The next day, when Sara and Adrià got up, at the usual hour, there was no trace of Bernat, nor his violin and scores, nor his clothes. Just a note on the kitchen table that said, thank you, dear friends. Really, thank you. In the guest room, the sheets he had used were folded on the bed. He was completely gone and I felt very badly.
‘How.’
‘What.’
‘You really screwed up, dear hunting companion.’
‘I didn’t ask for your opinion.’
‘But you really screwed up. Right, Carson?’
Adrià could only hear the unpleasant sound of the valiant sheriff’s disdainful spit hitting the ground.
Strangely, Sara, when she realised that Bernat had fled, didn’t reproach me at all. Life continued along its course. But it took me years to put the pieces together.
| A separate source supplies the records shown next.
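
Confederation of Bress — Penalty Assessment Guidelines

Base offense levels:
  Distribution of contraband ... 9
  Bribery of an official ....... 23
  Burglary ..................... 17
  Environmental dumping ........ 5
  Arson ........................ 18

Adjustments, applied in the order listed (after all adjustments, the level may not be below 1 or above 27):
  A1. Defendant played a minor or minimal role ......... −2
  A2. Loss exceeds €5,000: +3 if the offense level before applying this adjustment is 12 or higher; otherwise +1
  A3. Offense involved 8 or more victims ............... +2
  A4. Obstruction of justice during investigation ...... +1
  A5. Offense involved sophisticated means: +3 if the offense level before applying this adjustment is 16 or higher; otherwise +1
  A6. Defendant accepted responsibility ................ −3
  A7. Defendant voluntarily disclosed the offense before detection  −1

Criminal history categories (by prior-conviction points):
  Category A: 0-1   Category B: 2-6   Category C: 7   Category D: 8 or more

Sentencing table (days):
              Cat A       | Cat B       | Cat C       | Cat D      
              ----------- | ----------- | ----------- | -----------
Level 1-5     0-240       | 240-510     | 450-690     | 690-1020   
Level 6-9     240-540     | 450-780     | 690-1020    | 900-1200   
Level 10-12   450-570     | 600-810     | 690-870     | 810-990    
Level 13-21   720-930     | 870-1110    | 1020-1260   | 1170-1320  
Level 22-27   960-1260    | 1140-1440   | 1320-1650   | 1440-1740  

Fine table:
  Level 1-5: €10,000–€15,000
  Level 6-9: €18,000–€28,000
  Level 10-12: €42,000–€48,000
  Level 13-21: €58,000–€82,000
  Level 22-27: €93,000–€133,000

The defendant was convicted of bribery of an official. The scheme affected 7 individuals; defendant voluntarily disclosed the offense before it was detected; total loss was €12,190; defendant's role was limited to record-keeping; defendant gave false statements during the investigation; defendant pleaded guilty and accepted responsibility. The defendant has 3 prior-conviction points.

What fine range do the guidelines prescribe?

€58,000–€82,000

Base offense level for bribery of an official: 23.
A1 applies: 23 − 2 = 21.
A2 applies (level before this adjustment is 21 ≥ 12, so +3): 21 + 3 = 24.
A3 does not apply.
A4 applies: 24 + 1 = 25.
A6 applies: 25 − 3 = 22.
A7 applies: 22 − 1 = 21.
Final offense level: 21.
Level 21 falls in the 13-21 band.
Fine table: Level 13-21 → €58,000–€82,000.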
Adrià had spent the whole afternoon looking at the wall of his study, unable to write a line, unable to concentrate on any reading, staring at the wall, as if searching for the answer to his perplexity there. At mid-afternoon, when he hadn’t even made good use of ten minutes, he decided to prepare some tea. From the kitchen he said would you like a cuppa? and he heard a mmm that came from Sara’s studio and he interpreted it as yes, thank you, what a good idea. When he went into the studio with the steaming cup, he contemplated the nape of her neck. She had gathered her hair in a ponytail, as she usually did when she was drawing. I love your plait, your ponytail, your hair, no matter what you do with it. Sara was drawing, on an oblong sheet, some houses that could have been a half-abandoned village. In the background, she was now sketching a farmhouse. Adrià took a sip of tea and stood there with his mouth open, watching how the abandoned farmhouse grew bit by bit. And with a cypress tree half-split, most likely by lightning. And without warning, Sara returned to the foreground with the street of houses, on the left side of the sheet, and made the voussoirs that marked a window which didn’t yet exist. She drew it so quickly that Adrià had to wonder how that had happened, how had Sara been able to see the window there where there’d been only white paper. Now that it was finished, it seemed to him that it had always been there; he even had the impression that when she’d bought the paper at Can Terricabres they had sold it to her with the window already drawn on to it; and he also thought that Sara’s talent was a miracle. Without giving it the slightest importance, Sara went back to the farmhouse and darkened the open front door, and the house — which up until that point was a drawing — began to come to life, as if the darkness of the blurred charcoal had given her permission to imagine the life that had been inside. Adrià took another slurp of Sara’s tea, awestruck.